My riding is recreational, and I have been updating an '85 Cannondale SR300 from it's original components. I have replaced things as they needed repair. I'm at the point now where it would be mainly cosmetic. I have found MOWA chainrings on ebay, and was wondering if anyone has any experience, or knowledge pertaining to their performance.

http://www.mowabike.com/about/about.php


----------



## MarshallH1987 (Jun 17, 2009)

They look cool and they're made from 7075 t6 aluminum which is nice and tough. I can't find what type of anodize they did, hopefully they used the more expensive super hard kind.


----------



## SilverStar (Jan 21, 2008)

Those do look nice...

As far as the anodizing, as far as I know the hard-anodizing only comes in one color: dark grey. So, I'm guessing the Mowa stuff has the regular anodizing.


----------



## PhiltheThrill (May 20, 2010)

The part that caught my attention was the BLK/RED chainring, but I'm considering some of the valve caps/screws too. I wasn't big on the fact that they are mainly distributed through Asian companies, and almost all their listings, if not all, are listed by a Taiwanese seller.


----------



## JohnHenry (Aug 9, 2006)

I have their chainring bolts on 3 bikes, along with star nuts and waterbottle cages...no problems.
Be careful when tightening the water bottles cage nuts.

edit: making consideration to use their chainrings.


----------



## PhiltheThrill (May 20, 2010)

I was definitely going to go for the bolts if I was doing the chainring. I'm wondering if their neck bolt is for quill stems.

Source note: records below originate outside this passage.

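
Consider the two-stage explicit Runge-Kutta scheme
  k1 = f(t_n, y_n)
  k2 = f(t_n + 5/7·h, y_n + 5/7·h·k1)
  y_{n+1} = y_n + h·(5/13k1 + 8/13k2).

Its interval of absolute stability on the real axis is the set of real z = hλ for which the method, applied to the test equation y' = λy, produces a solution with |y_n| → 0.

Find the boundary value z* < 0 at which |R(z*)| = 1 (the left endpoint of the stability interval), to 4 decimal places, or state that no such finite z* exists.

left endpoint -2.2750.

Set f=λy, z=hλ:
  k1=λy_n ⇒ h·k1=z·y_n;  k2=λ(1+5/7z)y_n ⇒ h·k2=z(1+5/7z)y_n
  y_{n+1}/y_n = 1 + 5/13z + 8/13z(1+5/7z) = 1 + z + 40/91z²
  R(z) = 1 + z + 40/91z².

Find x<0 with |R(x)|<1.
x=-0.43: |R|=0.6513
R=1: x+40/91x²=0 ⇒ x=−91/40=-2.2750; min R=1−1/(4·40/91)=0.4313>−1
Confirm numerically:
  x=-2.177: |R|=0.90622 <1
  x=-2.143: |R|=0.87566 <1
  x=-1.690: |R|=0.56543 <1
  x=-1.655: |R|=0.54897 <1
  x=-2.606: |R|=1.37916 >1
  x=-2.300: |R|=1.02527 >1
Stable set (-2.2750, 0).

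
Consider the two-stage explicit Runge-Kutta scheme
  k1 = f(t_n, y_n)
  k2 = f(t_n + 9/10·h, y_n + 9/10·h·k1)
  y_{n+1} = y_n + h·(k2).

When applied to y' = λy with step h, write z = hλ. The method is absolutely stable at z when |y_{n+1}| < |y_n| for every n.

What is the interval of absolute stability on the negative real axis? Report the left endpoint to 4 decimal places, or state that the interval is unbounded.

z∈(-1.1111,0).

On y'=λy, z=hλ:
  k1=λy_n ⇒ h·k1=z·y_n;  k2=λ(1+9/10z)y_n ⇒ h·k2=z(1+9/10z)y_n
  y_{n+1}/y_n = 1 + z(1+9/10z) = 1 + z + 9/10z²
  R(z) = 1 + z + 9/10z².

Boundary: |R(x)|=1, x<0.
x=-0.66: |R|=0.7320
R=1: x+9/10x²=0 ⇒ x=−10/9=-1.1111; min R=1−1/(4·9/10)=0.7222>−1
Confirm numerically:
  x=-1.064: |R|=0.95489 <1
  x=-0.695: |R|=0.73972 <1
  x=-0.633: |R|=0.72762 <1
  x=-1.589: |R|=1.68343 >1
  x=-1.563: |R|=1.63567 >1
Interval (-1.1111, 0).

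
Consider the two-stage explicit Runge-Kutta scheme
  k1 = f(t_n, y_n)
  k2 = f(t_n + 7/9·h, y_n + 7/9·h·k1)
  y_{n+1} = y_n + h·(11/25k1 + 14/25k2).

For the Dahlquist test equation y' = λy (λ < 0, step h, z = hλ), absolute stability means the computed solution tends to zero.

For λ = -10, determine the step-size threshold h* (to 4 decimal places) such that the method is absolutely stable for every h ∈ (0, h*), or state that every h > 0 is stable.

On y'=λy, z=hλ:
  k1=λy_n ⇒ h·k1=z·y_n;  k2=λ(1+7/9z)y_n ⇒ h·k2=z(1+7/9z)y_n
  y_{n+1}/y_n = 1 + 11/25z + 14/25z(1+7/9z) = 1 + z + 98/225z²
  so R(z) = 1 + z + 98/225z².

Need |R(x)|<1, x<0.
x=-1.01: |R|=0.4343
R=1: x+98/225x²=0 ⇒ x=−225/98=-2.2959; min R=1−1/(4·98/225)=0.4260>−1
Confirm numerically:
  x=-2.159: |R|=0.87125 <1
  x=-1.894: |R|=0.66844 <1
  x=-1.380: |R|=0.44947 <1
  x=-2.733: |R|=1.52029 >1
  x=-2.506: |R|=1.22930 >1
  x=-2.370: |R|=1.07647 >1
Stable set (-2.2959, 0).

(-2.2959,0); λ=-10 ⇒ h* = (225/98)/10 = 0.2296.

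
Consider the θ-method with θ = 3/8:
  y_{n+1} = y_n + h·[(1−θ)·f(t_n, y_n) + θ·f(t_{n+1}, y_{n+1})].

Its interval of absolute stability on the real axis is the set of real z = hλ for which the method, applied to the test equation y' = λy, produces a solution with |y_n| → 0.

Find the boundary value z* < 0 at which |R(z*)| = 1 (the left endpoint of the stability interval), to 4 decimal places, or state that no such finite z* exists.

z* = -8.0000.

Set f=λy, z=hλ:
  y_{n+1} = y_n + z·[5/8·y_n + 3/8·y_{n+1}] ⇒ (1 − 3/8z)y_{n+1} = (1 + 5/8z)y_n
  Hence R(z) = (1 + 5/8z)/(1 − 3/8z).

Boundary: |R(x)|=1, x<0.
x=-1.27: |R|=0.1397
R=−1: 1+5/8x = −1+3/8x ⇒ -1/4x=2 ⇒ x=2/(-1/4)=-8.0000
Confirm numerically:
  x=-6.634: |R|=0.90209 <1
  x=-6.606: |R|=0.89978 <1
  x=-6.391: |R|=0.88157 <1
  x=-3.724: |R|=0.55393 <1
  x=-8.318: |R|=1.01930 >1
  x=-8.210: |R|=1.01287 >1
Stable set (-8.0000, 0).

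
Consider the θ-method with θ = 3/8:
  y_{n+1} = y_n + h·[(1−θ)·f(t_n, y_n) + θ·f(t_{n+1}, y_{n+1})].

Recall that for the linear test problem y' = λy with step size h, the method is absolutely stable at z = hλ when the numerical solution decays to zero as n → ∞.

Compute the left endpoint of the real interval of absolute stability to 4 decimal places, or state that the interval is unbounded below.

Test eqn y'=λy, z=hλ:
  y_{n+1} = y_n + z·[5/8·y_n + 3/8·y_{n+1}] ⇒ (1 − 3/8z)y_{n+1} = (1 + 5/8z)y_n
  so R(z) = (1 + 5/8z)/(1 − 3/8z).

Find x<0 with |R(x)|<1.
x=-0.77: |R|=0.4025
R=−1: 1+5/8x = −1+3/8x ⇒ -1/4x=2 ⇒ x=2/(-1/4)=-8.0000
Confirm numerically:
  x=-6.857: |R|=0.91999 <1
  x=-4.705: |R|=0.70201 <1
  x=-3.404: |R|=0.49528 <1
  x=-8.517: |R|=1.03082 >1
  x=-8.293: |R|=1.01782 >1
  x=-8.261: |R|=1.01592 >1
Stable set (-8.0000, 0).

z* = -8.0000.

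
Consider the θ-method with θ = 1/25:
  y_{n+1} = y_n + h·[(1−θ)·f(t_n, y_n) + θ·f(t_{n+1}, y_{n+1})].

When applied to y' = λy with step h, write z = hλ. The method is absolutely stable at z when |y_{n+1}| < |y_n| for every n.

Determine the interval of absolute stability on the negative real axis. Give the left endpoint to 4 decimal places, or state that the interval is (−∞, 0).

z∈(-2.1739,0).

Test eqn y'=λy, z=hλ:
  y_{n+1} = y_n + z·[24/25·y_n + 1/25·y_{n+1}] ⇒ (1 − 1/25z)y_{n+1} = (1 + 24/25z)y_n
  ⇒ R(z) = (1 + 24/25z)/(1 − 1/25z).

Need |R(x)|<1, x<0.
x=-0.41: |R|=0.5966
R=−1: 1+24/25x = −1+1/25x ⇒ -23/25x=2 ⇒ x=2/(-23/25)=-2.1739
Confirm numerically:
  x=-1.673: |R|=0.56807 <1
  x=-1.328: |R|=0.26101 <1
  x=-1.055: |R|=0.01228 <1
  x=-2.461: |R|=1.24045 >1
  x=-2.356: |R|=1.15309 >1
  x=-2.208: |R|=1.02882 >1
Stable set (-2.1739, 0).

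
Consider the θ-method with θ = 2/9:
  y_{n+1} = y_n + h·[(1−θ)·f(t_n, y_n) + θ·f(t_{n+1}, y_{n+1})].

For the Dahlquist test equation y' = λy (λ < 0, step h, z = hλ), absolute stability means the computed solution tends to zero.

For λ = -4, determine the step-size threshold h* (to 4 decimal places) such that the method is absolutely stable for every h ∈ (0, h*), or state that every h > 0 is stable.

With y'=λy (z=hλ):
  y_{n+1} = y_n + z·[7/9·y_n + 2/9·y_{n+1}] ⇒ (1 − 2/9z)y_{n+1} = (1 + 7/9z)y_n
  R(z) = (1 + 7/9z)/(1 − 2/9z).

Solve |R(x)|<1 on ℝ⁻.
x=-1.39: |R|=0.0620
R=−1: 1+7/9x = −1+2/9x ⇒ -5/9x=2 ⇒ x=2/(-5/9)=-3.6000
Confirm numerically:
  x=-3.412: |R|=0.94060 <1
  x=-2.163: |R|=0.46083 <1
  x=-1.602: |R|=0.18142 <1
  x=-3.905: |R|=1.09072 >1
  x=-3.881: |R|=1.08382 >1
So |R|<1 on (-3.6000, 0).

(-3.6000,0); λ=-4 ⇒ h* = (18/5)/4 = 0.9000.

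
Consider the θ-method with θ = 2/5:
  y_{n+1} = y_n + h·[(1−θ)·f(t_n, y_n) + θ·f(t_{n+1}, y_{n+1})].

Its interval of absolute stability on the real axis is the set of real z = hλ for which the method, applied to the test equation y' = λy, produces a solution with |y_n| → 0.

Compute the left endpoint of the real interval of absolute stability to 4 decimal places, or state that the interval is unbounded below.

z* = -10.0000.

With y'=λy (z=hλ):
  y_{n+1} = y_n + z·[3/5·y_n + 2/5·y_{n+1}] ⇒ (1 − 2/5z)y_{n+1} = (1 + 3/5z)y_n
  R(z) = (1 + 3/5z)/(1 − 2/5z).

Solve |R(x)|<1 on ℝ⁻.
x=-1.31: |R|=0.1404
R=−1: 1+3/5x = −1+2/5x ⇒ -1/5x=2 ⇒ x=2/(-1/5)=-10.0000
Confirm numerically:
  x=-9.752: |R|=0.98988 <1
  x=-7.958: |R|=0.90237 <1
  x=-6.830: |R|=0.83012 <1
  x=-4.842: |R|=0.64873 <1
  x=-10.466: |R|=1.01797 >1
  x=-10.363: |R|=1.01411 >1
  x=-10.342: |R|=1.01332 >1
Interval (-10.0000, 0).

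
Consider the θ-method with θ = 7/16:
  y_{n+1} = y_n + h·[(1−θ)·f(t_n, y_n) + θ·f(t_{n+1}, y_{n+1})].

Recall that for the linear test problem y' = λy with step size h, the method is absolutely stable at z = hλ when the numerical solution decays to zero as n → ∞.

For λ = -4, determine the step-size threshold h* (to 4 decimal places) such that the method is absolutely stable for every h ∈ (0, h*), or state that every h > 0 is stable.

(-16.0000,0); λ=-4 ⇒ h* = (16)/4 = 4.0000.

Test eqn y'=λy, z=hλ:
  y_{n+1} = y_n + z·[9/16·y_n + 7/16·y_{n+1}] ⇒ (1 − 7/16z)y_{n+1} = (1 + 9/16z)y_n
  ⇒ R(z) = (1 + 9/16z)/(1 − 7/16z).

Solve |R(x)|<1 on ℝ⁻.
x=-0.33: |R|=0.7116
R=−1: 1+9/16x = −1+7/16x ⇒ -1/8x=2 ⇒ x=2/(-1/8)=-16.0000
Confirm numerically:
  x=-12.972: |R|=0.94330 <1
  x=-12.858: |R|=0.94072 <1
  x=-11.988: |R|=0.91969 <1
  x=-9.213: |R|=0.83136 <1
  x=-16.115: |R|=1.00179 >1
  x=-16.096: |R|=1.00149 >1
  x=-16.075: |R|=1.00117 >1
Interval (-16.0000, 0).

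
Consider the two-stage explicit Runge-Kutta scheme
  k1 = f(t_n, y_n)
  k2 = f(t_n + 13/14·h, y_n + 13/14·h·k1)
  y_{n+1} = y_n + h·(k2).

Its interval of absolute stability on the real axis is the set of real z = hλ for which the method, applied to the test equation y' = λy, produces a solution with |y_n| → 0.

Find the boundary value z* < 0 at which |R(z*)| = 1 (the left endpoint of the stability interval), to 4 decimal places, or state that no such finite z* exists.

left endpoint -1.0769.

Test eqn y'=λy, z=hλ:
  k1=λy_n ⇒ h·k1=z·y_n;  k2=λ(1+13/14z)y_n ⇒ h·k2=z(1+13/14z)y_n
  y_{n+1}/y_n = 1 + z(1+13/14z) = 1 + z + 13/14z²
  ⇒ R(z) = 1 + z + 13/14z².

Solve |R(x)|<1 on ℝ⁻.
x=-1.01: |R|=0.9372
R=1: x+13/14x²=0 ⇒ x=−14/13=-1.0769; min R=1−1/(4·13/14)=0.7308>−1
Confirm numerically:
  x=-0.866: |R|=0.83039 <1
  x=-0.823: |R|=0.80595 <1
  x=-0.618: |R|=0.73664 <1
  x=-0.569: |R|=0.73164 <1
  x=-1.610: |R|=1.79695 >1
  x=-1.343: |R|=1.33182 >1
Stable set (-1.0769, 0).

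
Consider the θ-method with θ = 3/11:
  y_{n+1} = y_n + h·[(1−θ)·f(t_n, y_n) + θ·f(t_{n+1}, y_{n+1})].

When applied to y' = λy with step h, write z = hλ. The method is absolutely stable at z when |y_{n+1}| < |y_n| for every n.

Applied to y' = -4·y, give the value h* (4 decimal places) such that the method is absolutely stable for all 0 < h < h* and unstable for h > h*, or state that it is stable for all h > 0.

(-4.4000,0); λ=-4 ⇒ h* = (22/5)/4 = 1.1000.

Test eqn y'=λy, z=hλ:
  y_{n+1} = y_n + z·[8/11·y_n + 3/11·y_{n+1}] ⇒ (1 − 3/11z)y_{n+1} = (1 + 8/11z)y_n
  so R(z) = (1 + 8/11z)/(1 − 3/11z).

Need |R(x)|<1, x<0.
x=-1.05: |R|=0.1837
R=−1: 1+8/11x = −1+3/11x ⇒ -5/11x=2 ⇒ x=2/(-5/11)=-4.4000
Confirm numerically:
  x=-4.287: |R|=0.97632 <1
  x=-3.405: |R|=0.76550 <1
  x=-2.988: |R|=0.64636 <1
  x=-2.860: |R|=0.60674 <1
  x=-4.911: |R|=1.09929 >1
  x=-4.717: |R|=1.06302 >1
Stable set (-4.4000, 0).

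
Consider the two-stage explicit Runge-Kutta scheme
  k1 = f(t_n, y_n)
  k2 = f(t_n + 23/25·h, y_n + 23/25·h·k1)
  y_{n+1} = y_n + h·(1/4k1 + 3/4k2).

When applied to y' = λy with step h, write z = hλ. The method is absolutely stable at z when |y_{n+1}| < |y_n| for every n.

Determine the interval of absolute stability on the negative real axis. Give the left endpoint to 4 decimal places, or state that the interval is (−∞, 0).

z∈(-1.4493,0).

On y'=λy, z=hλ:
  k1=λy_n ⇒ h·k1=z·y_n;  k2=λ(1+23/25z)y_n ⇒ h·k2=z(1+23/25z)y_n
  y_{n+1}/y_n = 1 + 1/4z + 3/4z(1+23/25z) = 1 + z + 69/100z²
  R(z) = 1 + z + 69/100z².

Need |R(x)|<1, x<0.
x=-0.58: |R|=0.6521
R=1: x+69/100x²=0 ⇒ x=−100/69=-1.4493; min R=1−1/(4·69/100)=0.6377>−1
Confirm numerically:
  x=-1.353: |R|=0.91012 <1
  x=-1.235: |R|=0.81741 <1
  x=-0.921: |R|=0.66429 <1
  x=-0.673: |R|=0.63952 <1
  x=-1.998: |R|=1.75648 >1
  x=-1.868: |R|=1.53970 >1
  x=-1.697: |R|=1.29007 >1
Stable set (-1.4493, 0).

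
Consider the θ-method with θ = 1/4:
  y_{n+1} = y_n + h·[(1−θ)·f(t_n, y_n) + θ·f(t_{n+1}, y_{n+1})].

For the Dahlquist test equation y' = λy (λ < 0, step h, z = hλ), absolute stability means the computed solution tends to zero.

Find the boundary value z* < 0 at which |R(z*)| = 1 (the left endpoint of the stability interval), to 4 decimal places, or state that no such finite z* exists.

z* = -4.0000.

With y'=λy (z=hλ):
  y_{n+1} = y_n + z·[3/4·y_n + 1/4·y_{n+1}] ⇒ (1 − 1/4z)y_{n+1} = (1 + 3/4z)y_n
  Hence R(z) = (1 + 3/4z)/(1 − 1/4z).

Solve |R(x)|<1 on ℝ⁻.
x=-1.14: |R|=0.1128
R=−1: 1+3/4x = −1+1/4x ⇒ -1/2x=2 ⇒ x=2/(-1/2)=-4.0000
Confirm numerically:
  x=-3.106: |R|=0.74838 <1
  x=-2.349: |R|=0.47992 <1
  x=-2.143: |R|=0.39541 <1
  x=-4.548: |R|=1.12822 >1
  x=-4.202: |R|=1.04926 >1
So |R|<1 on (-4.0000, 0).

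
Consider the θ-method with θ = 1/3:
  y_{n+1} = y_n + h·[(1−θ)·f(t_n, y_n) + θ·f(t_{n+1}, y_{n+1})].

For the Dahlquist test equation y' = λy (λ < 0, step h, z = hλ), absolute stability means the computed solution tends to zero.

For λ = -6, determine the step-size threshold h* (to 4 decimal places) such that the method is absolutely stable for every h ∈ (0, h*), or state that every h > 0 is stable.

(-6.0000,0); λ=-6 ⇒ h* = (6)/6 = 1.0000.

With y'=λy (z=hλ):
  y_{n+1} = y_n + z·[2/3·y_n + 1/3·y_{n+1}] ⇒ (1 − 1/3z)y_{n+1} = (1 + 2/3z)y_n
  Hence R(z) = (1 + 2/3z)/(1 − 1/3z).

Need |R(x)|<1, x<0.
x=-0.6: |R|=0.5000
R=−1: 1+2/3x = −1+1/3x ⇒ -1/3x=2 ⇒ x=2/(-1/3)=-6.0000
Confirm numerically:
  x=-5.929: |R|=0.99205 <1
  x=-5.037: |R|=0.88018 <1
  x=-4.585: |R|=0.81345 <1
  x=-6.482: |R|=1.05083 >1
  x=-6.457: |R|=1.04832 >1
  x=-6.119: |R|=1.01305 >1
So |R|<1 on (-6.0000, 0).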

http://www.mowabike.com/products/detail.php?Key=18&cID=1


----------



## SilverStar (Jan 21, 2008)

PhiltheThrill said:


> I was definitely going to go for the bolts if I was doing the chainring. I'm wondering if their neck bolt is for quill stems.
> 
> http://www.mowabike.com/products/detail.php?Key=18&cID=1



Nope...that's a top cap screw for a threadless headset.


----------



## PhiltheThrill (May 20, 2010)

Damn, there goes the whole look of the bike.


----------



## JohnHenry (Aug 9, 2006)

check out KCNC, FAR and NEAR, and Aerozine, too...there may be a couple others out there...HOPE, purelycustom.com


----------



## PhiltheThrill (May 20, 2010)

Cool will do during my recovery cup o coffee.


----------